"Wenn Journalisten nicht verlegerischer denken, schaffen sie sich ab"
Einmal in Jahr trifft sich die Crème de la Crème des deutschen Journalismus, um über den Status quo ihres Berufsstands zu sprechen. Dieses Jahr ging es vor allem darum, wie der Qualitätsjournalismus in schlechten Zeiten erhalten werden kann.
Entsprechend dem Wetter im Norden war die Stimmung auf der Jahreskonferenz des Netzwerks Recherche gedrückt: eher wolkig, denn heiter. Die Journalistenzunft macht sich Sorgen um ihre Zukunft und das nicht zu unrecht: Mehrere Zeitungsschließungen, zurückgehende Anzeigengelder und ein insgesamt nachlassendes Interesse des Publikums an Qualitätsjournalismus lassen nicht gerade hoffnungsvoll auf die kommenden Jahre blicken. Nur eine Zahl: Die Zeit, die ein Leser durchschnittlich mit Zeitungen und Zeitschriften verbringt, ist in den letzten Jahren um 16 Prozent zurückgegangen. Stattdessen tummeln sich die Leser zunehmend im Netz – und sie suchen da längst nicht nur Hintergrundinformationen.

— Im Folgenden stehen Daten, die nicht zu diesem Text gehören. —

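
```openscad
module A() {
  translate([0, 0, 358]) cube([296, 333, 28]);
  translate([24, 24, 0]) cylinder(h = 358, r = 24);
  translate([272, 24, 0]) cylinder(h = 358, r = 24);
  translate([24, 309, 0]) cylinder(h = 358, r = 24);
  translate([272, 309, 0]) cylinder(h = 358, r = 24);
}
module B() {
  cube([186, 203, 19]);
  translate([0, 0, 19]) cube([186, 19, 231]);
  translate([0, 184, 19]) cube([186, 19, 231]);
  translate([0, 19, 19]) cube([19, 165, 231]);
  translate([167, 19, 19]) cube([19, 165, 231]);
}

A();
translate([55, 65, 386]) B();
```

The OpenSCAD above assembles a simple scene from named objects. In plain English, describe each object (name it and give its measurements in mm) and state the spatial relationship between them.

A is a four-legged stool. The seat is a 296×333×28 mm slab whose top surface is at z = 386 mm; four round legs, each 48 mm in diameter, run from the floor (z = 0) to the underside of the seat, each leg's axis is inset half a diameter from the nearest pair of seat edges (so the leg's bounding box is flush with the corner).

B is an open storage box with external size 186×203×250 mm and wall thickness 19 mm (the base is also 19 mm thick). The base covers the whole footprint; the four walls stand on the base, with the y-facing walls full-width and the x-facing walls fitting between their inner faces.

The open box is on top of the stool, centred.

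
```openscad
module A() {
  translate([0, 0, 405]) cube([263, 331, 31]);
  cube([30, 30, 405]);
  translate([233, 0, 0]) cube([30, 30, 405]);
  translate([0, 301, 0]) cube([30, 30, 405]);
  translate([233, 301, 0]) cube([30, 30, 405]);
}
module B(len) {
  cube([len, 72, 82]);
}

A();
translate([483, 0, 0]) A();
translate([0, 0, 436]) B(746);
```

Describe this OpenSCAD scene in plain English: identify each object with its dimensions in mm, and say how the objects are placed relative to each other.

A is a simple wooden stool: a rectangular seat 263 mm (x) by 331 mm (y), 31 mm thick, top face at z = 436 mm, on four square legs, each 30×30 mm in cross-section. The legs rest on z = 0, each flush with a corner of the seat.

B is a rectangular beam 746 mm long (x), 72 mm deep (y), 82 mm thick (z).

The beam spans the tops of two stools placed 220 mm apart, resting at z = 436 mm.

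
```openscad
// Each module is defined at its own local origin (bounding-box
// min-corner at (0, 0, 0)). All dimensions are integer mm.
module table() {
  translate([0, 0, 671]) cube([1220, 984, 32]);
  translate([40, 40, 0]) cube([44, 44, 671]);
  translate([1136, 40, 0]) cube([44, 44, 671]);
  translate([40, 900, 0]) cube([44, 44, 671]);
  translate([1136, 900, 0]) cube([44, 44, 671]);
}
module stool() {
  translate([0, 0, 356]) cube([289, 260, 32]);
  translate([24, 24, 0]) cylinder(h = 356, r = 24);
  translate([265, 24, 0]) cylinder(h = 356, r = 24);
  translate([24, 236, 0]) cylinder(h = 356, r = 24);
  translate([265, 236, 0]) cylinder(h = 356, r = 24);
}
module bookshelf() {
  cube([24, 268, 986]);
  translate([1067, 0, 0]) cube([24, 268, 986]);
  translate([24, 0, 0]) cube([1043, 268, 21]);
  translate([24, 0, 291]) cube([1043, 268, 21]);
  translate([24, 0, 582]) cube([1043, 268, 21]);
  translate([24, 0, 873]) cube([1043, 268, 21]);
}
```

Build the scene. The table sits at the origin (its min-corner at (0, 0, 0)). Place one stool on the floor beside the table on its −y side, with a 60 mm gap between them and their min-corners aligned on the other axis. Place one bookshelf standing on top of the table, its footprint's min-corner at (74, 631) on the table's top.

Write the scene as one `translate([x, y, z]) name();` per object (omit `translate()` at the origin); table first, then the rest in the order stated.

table();
translate([0, -320, 0]) stool();
translate([74, 631, 703]) bookshelf();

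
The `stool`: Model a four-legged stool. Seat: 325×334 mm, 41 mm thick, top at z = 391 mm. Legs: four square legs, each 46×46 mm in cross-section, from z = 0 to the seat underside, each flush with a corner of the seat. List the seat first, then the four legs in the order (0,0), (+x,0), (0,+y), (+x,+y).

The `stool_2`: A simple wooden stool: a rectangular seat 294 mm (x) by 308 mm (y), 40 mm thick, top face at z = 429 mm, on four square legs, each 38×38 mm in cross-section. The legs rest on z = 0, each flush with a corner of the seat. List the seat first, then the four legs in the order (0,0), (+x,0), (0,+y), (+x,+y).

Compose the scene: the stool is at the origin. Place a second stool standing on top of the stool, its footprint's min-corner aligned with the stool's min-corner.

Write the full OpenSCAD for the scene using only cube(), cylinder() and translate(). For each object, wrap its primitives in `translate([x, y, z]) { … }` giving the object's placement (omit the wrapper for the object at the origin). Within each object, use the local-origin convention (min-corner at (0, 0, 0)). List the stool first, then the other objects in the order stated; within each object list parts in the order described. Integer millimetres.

translate([0, 0, 350]) cube([325, 334, 41]);
cube([46, 46, 350]);
translate([279, 0, 0]) cube([46, 46, 350]);
translate([0, 288, 0]) cube([46, 46, 350]);
translate([279, 288, 0]) cube([46, 46, 350]);
translate([0, 0, 391]) {
  translate([0, 0, 389]) cube([294, 308, 40]);
  cube([38, 38, 389]);
  translate([256, 0, 0]) cube([38, 38, 389]);
  translate([0, 270, 0]) cube([38, 38, 389]);
  translate([256, 270, 0]) cube([38, 38, 389]);
}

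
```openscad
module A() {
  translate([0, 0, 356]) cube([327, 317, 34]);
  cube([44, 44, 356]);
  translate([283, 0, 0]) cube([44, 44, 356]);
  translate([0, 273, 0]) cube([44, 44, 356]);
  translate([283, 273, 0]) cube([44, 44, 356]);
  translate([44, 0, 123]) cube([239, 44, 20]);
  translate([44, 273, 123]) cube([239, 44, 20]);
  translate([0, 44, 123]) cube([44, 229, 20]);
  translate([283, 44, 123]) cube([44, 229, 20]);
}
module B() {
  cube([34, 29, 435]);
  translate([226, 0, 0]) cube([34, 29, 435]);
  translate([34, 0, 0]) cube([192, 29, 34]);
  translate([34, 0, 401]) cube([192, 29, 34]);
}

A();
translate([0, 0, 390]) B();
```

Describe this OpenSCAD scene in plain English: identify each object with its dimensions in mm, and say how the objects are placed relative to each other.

A is a simple wooden stool: a rectangular seat 327 mm (x) by 317 mm (y), 34 mm thick, top face at z = 390 mm, on four square legs, each 44×44 mm in cross-section. The legs rest on z = 0, each flush with a corner of the seat. Four stretchers, 44 mm wide and 20 mm tall, connect adjacent legs with their undersides at z = 123 mm, each running between the inner faces of the legs it joins and aligned with the legs' outer faces on the other axis.

B is a rectangular picture frame lying in the x–z plane (depth along y). The opening is 192 mm wide (x) by 367 mm tall (z), surrounded by a border 34 mm wide on all four sides. The frame is 29 mm deep and is made of two full-height vertical stiles with two horizontal rails fitted between them.

The picture frame is on top of the stool.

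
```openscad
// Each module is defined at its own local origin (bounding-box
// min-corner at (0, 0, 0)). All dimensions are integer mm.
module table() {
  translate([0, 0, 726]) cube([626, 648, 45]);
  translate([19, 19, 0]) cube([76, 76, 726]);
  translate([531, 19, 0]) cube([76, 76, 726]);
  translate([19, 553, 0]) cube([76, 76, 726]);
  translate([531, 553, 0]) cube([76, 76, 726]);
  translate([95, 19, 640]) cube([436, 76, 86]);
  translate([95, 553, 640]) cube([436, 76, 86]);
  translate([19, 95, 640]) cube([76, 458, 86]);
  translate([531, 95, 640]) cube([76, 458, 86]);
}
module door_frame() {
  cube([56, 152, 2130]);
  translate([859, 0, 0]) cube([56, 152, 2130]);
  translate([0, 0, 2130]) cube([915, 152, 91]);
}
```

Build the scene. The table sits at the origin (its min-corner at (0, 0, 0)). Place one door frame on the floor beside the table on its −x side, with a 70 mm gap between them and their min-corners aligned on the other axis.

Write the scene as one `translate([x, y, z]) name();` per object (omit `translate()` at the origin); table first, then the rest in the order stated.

table();
translate([-985, 0, 0]) door_frame();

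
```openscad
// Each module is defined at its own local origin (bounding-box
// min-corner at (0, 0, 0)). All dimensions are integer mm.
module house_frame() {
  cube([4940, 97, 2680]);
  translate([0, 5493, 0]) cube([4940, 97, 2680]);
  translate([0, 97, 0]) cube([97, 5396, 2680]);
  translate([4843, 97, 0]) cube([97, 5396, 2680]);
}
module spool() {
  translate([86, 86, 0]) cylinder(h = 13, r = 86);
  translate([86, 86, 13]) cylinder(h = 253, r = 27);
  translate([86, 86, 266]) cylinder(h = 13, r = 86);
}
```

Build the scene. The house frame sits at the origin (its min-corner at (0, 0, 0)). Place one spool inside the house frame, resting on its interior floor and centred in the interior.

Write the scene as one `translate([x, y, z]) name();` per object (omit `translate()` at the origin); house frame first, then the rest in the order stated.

house_frame();
translate([2384, 2709, 0]) spool();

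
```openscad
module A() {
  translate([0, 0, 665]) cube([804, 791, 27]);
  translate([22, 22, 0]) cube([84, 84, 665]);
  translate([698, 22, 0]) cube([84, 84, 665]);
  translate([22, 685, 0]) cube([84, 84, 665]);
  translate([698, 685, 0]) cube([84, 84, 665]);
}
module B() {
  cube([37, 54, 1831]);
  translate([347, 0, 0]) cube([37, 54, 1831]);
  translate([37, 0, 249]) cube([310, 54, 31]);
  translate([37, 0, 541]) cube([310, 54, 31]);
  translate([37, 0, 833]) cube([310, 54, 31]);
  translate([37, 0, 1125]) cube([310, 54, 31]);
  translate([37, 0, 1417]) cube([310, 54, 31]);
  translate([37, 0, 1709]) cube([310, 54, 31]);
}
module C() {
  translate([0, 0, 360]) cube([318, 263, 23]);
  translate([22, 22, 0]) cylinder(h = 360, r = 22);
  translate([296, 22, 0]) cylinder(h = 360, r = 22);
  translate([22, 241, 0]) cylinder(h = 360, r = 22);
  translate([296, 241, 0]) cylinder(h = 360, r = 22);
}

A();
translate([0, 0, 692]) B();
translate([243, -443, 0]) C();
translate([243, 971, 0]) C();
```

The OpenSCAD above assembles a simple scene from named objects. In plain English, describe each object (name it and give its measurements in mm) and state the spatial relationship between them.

A is a table with a 804×791 mm rectangular top, 27 mm thick, top surface at z = 692 mm, supported by four 84×84 mm square legs, each inset 22 mm from the nearest pair of top edges, running from the floor.

B is a wooden ladder with two side rails of 37×54 mm section and 1831 mm height, set 384 mm apart overall. Between them run 6 rectangular rungs (54 mm deep, 31 mm thick), front faces flush with the rails' −y face. The bottom of the first rung is 249 mm above the floor and each subsequent rung is 292 mm higher than the one below.

C is a four-legged stool. The seat is a 318×263×23 mm slab whose top surface is at z = 383 mm; four round legs, each 44 mm in diameter, run from the floor (z = 0) to the underside of the seat, each leg's axis is inset half a diameter from the nearest pair of seat edges (so the leg's bounding box is flush with the corner).

The ladder is on top of the table. Two stools sit around the table at the −y, +y sides.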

Da tut es not, sich für den Transformationsprozess in die digitale Welt zu wappnen. Cordt Schnibben, Reporter beim "Spiegel" und ein Haudegen der Branche wusch seinen Kollegen den Kopf, indem er sagte: Wenn Journalisten nicht beginnen, verlegerischer zu denken und sich stärker mit dem Internet zu befassen, dann schaffen sie sich bald ab. Ein harter Satz. Für Schnibben bieten gerade die handlichen Tablet-Computer und ihre multimedialen Möglichkeiten enorme Chancen für den Journalismus:
"Man nimmt einen Text und stattet ihn mit Tools aus, die dem Leser die Chance geben, den Text selbst zu vertiefen. Um mal ein Beispiel zu erzählen: Ihn interessiert der Untergang der Bounty, und er möchte wissen, was sagt eigentlich der Kapitän zu der ganzen Geschichte vor dem Untersuchungsausschuss. Da drückt er im Laufe des Textes ein Tool, und er kann das Video der Vernehmung des Kapitäns anhören. Das heißt, er entscheidet: In welchem Maße lasse ich mich auf das Thema ein, in welchem Maße statte ich es aus mit mehr Sinnlichkeit, mehr Informationen, mehr Quellen."
Doch all das kostet viel Geld. Geld, das allenfalls die Großen der Branche noch haben. So hat beispielsweise die "New York Times" vor einigen Monaten ein multimediales Projekt namens "Snow Fall" ins Netz gestellt, www.nytimes.com/projects/2012/snow-fall/#/?part=tunnel-creek die minutiöse Geschichte eines Absturzes einer Gruppe von Bergsteigern in den Rocky Mountains. Enthalten waren neben dem langen Artikel 3-D-Grafiken, Videos und Animationen. Dieses Projekt hat angeblich über eine Million Dollar gekostet. Welcher Verlag verfügt schon über derlei Mittel?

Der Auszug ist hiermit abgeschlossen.